Maintenant, comme nous l’avions prédit et neuf jours après notre visite, il a été transféré au service médical de la prison et il y est resté depuis. Et comme l’a dit son père, il est isolé dans un régime très strict, bien qu’il ait depuis purgé sa peine pour violation de la liberté sous caution, et seulement en détention préventive pour la procédure d’extradition américaine. Et cela ne nécessite pas une prison de sécurité maximale, ni l’isolement. Vous pouvez le faire en résidence surveillée. Il peut s’agir d’un régime ouvert, où il a accès à sa famille, à ses avocats, où il peut préparer sa défense, où il peut aussi correspondre avec la presse, mais c’est exactement ce dont ils ne veulent pas.

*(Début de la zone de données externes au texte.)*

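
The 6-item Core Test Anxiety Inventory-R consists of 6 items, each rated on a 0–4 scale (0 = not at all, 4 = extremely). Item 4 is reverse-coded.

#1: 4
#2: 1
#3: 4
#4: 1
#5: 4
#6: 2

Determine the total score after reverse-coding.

18

Raw sum = 16. Reverse-coded items: 4; their raw sum = 1.
Each reversal replaces raw with 4 − raw, changing the total by 4 − 2·raw per item.
Total = 16 + 1·4 − 2·1 = 16 + 4 − 2 = 18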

Personne ne doit braquer les projecteurs sur ce dont il s’agit vraiment. Il s’agit de l’Etat de droit, de la démocratie, du fait que nous ne pouvons nous permettre de laisser le pouvoir d’Etat sans surveillance. Nous ne pouvons pas nous le permettre, et c’est pourquoi nous avons une séparation des pouvoirs. Si la séparation des pouvoirs ne fonctionne plus, alors nous avons besoin de la presse, et si la presse ne fonctionne plus, alors WikiLeaks propose ces révélations. C’est très important! Il s’agit d’éléments fondamentaux de la politique de l’Etat et ils doivent être protégés.
Je voudrais également mentionner qu’en Allemagne, le Ministère fédéral des Affaires étrangères ainsi que le gouvernement, ont à plusieurs reprises reçus des demandes de clarification de leurs positions par rapport à mes rapports. Le ministère fédéral des Affaires étrangères m’a invité à une réunion hier. La réunion a eu lieu avec le département des droits de l’homme. Ce n’était pas particulièrement productif. On m’a dit que mes rapports n’avaient toujours pas été lus.
J’ai conseillé au ministère fédéral des Affaires étrangères de lire mes rapports avant d’en discuter avec moi. J’espère que cette question sera réellement prise au sérieux et qu’elle sera prise en considération, car le but de mes rapports est qu’ils soient lus.    •

* Depuis novembre 2016, le professeur Nils Melzer, expert suisse en droit international, est rapporteur spécial sur la torture et donc expert des dites procédures spéciales du Conseil des droits de l’homme. Les experts des procédures spéciales travaillent sur une base volontaire; ils ne sont pas des employés de l’ONU et ne reçoivent aucun salaire pour leur travail. Ils sont indépendants de tout gouvernement ou organisme et remplissent leurs fonctions individuelles. Auparavant, Nils Melzer a travaillé pendant douze ans au Comité international de la Croix-Rouge (CICR) dans diverses régions en crise, en tant que délégué, chef de mission adjoint et conseiller juridique. Outre son mandat à l’ONU, il est titulaire d’une chaire de droit international humanitaire à l’Université de Glasgow et enseigne à l’Académie de droit international humanitaire et de droits de l’Homme de Genève.